Testing the perfumes ahead of time will also ensure that you don’t pick a perfume that irritates your skin. It would be unfortunate to spend a lot of money on a new scent just to discover that you can’t wear it without developing a rash.
Perfume Application Tips
There are a few things that you can do to get more “bang for your buck” when it comes to perfume. If you apply it the right way, you’ll get better results and a longer-lasting scent (if that’s what you want).
Here are a few tips for perfume application.
Appropriate Amount of Perfume Guide
When you first start using perfume, it’s in your best interest to use less than you think that you need. Remember that you may go “nose blind” to your perfume, but other people will not.
A few small spritzes around your body will be plenty. You can re-apply your perfume as the night or day goes on to make sure that it’s still effective.

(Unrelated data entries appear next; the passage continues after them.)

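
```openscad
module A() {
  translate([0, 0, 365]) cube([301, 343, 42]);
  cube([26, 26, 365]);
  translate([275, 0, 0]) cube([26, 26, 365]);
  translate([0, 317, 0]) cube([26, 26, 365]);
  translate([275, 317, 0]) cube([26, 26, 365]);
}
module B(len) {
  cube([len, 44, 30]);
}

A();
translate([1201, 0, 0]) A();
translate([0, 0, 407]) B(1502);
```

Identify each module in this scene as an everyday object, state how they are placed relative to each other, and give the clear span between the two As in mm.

A is a stool. B is a beam. A beam spans the tops of two stools. The clear span between the two stools is 900 mm.

Second stool starts at x = 1201; first ends at x = 301; clear span = 1201 − 301 = 900 mm.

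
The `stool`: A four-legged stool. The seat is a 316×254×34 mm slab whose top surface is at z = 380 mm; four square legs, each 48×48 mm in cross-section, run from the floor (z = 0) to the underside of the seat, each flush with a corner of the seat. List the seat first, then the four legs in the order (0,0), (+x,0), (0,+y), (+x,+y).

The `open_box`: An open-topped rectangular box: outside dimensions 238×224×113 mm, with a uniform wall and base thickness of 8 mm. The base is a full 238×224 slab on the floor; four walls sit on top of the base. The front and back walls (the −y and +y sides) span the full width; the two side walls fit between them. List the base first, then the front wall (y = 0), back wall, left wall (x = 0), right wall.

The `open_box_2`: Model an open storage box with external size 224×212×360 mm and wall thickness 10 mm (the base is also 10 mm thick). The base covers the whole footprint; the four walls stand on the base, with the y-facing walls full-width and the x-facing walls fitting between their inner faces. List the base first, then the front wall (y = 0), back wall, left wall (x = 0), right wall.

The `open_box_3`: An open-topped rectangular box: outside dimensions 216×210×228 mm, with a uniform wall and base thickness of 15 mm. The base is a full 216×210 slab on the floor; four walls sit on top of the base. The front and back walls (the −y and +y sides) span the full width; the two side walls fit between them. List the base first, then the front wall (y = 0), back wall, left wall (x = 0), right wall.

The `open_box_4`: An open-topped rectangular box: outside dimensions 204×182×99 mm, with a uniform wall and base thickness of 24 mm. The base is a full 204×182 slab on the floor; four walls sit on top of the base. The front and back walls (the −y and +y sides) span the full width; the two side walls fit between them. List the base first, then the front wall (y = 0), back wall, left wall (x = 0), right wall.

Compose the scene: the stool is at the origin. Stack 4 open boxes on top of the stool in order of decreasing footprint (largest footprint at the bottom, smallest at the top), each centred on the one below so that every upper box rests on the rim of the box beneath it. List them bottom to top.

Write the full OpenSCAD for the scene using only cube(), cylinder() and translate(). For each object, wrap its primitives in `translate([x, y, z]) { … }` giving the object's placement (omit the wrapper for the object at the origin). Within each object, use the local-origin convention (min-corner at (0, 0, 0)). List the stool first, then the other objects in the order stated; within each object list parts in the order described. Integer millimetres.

translate([0, 0, 346]) cube([316, 254, 34]);
cube([48, 48, 346]);
translate([268, 0, 0]) cube([48, 48, 346]);
translate([0, 206, 0]) cube([48, 48, 346]);
translate([268, 206, 0]) cube([48, 48, 346]);
translate([39, 15, 380]) {
  cube([238, 224, 8]);
  translate([0, 0, 8]) cube([238, 8, 105]);
  translate([0, 216, 8]) cube([238, 8, 105]);
  translate([0, 8, 8]) cube([8, 208, 105]);
  translate([230, 8, 8]) cube([8, 208, 105]);
}
translate([46, 21, 493]) {
  cube([224, 212, 10]);
  translate([0, 0, 10]) cube([224, 10, 350]);
  translate([0, 202, 10]) cube([224, 10, 350]);
  translate([0, 10, 10]) cube([10, 192, 350]);
  translate([214, 10, 10]) cube([10, 192, 350]);
}
translate([50, 22, 853]) {
  cube([216, 210, 15]);
  translate([0, 0, 15]) cube([216, 15, 213]);
  translate([0, 195, 15]) cube([216, 15, 213]);
  translate([0, 15, 15]) cube([15, 180, 213]);
  translate([201, 15, 15]) cube([15, 180, 213]);
}
translate([56, 36, 1081]) {
  cube([204, 182, 24]);
  translate([0, 0, 24]) cube([204, 24, 75]);
  translate([0, 158, 24]) cube([204, 24, 75]);
  translate([0, 24, 24]) cube([24, 134, 75]);
  translate([180, 24, 24]) cube([24, 134, 75]);
}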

Wearing too much perfume can affect other people in the room who are sensitive to scents. You don’t want people to be able to smell you from across the room, even if you smell nice.
Where to Place Perfume
Did you know that perfume placement is everything when it comes to the effectiveness and longevity of your perfume?
Start with the parts of your body that get warm. These are your pulse points. They include your belly, your wrists, and your neck, and behind your ears (among other places).
Make sure that you spray or dab perfume instead of rubbing it. Don’t rub your wrists together when you apply perfume to them.
You can also spritz a small amount of perfume onto your hair or clothing.
Start Finding Your New Signature Scent Today
Has this perfume guide inspired you to start looking for your new signature scent? Using perfume is a great way to elevate your aesthetic and make you feel better.
Start researching scent notes and testing new perfumes to find your new favorite scent.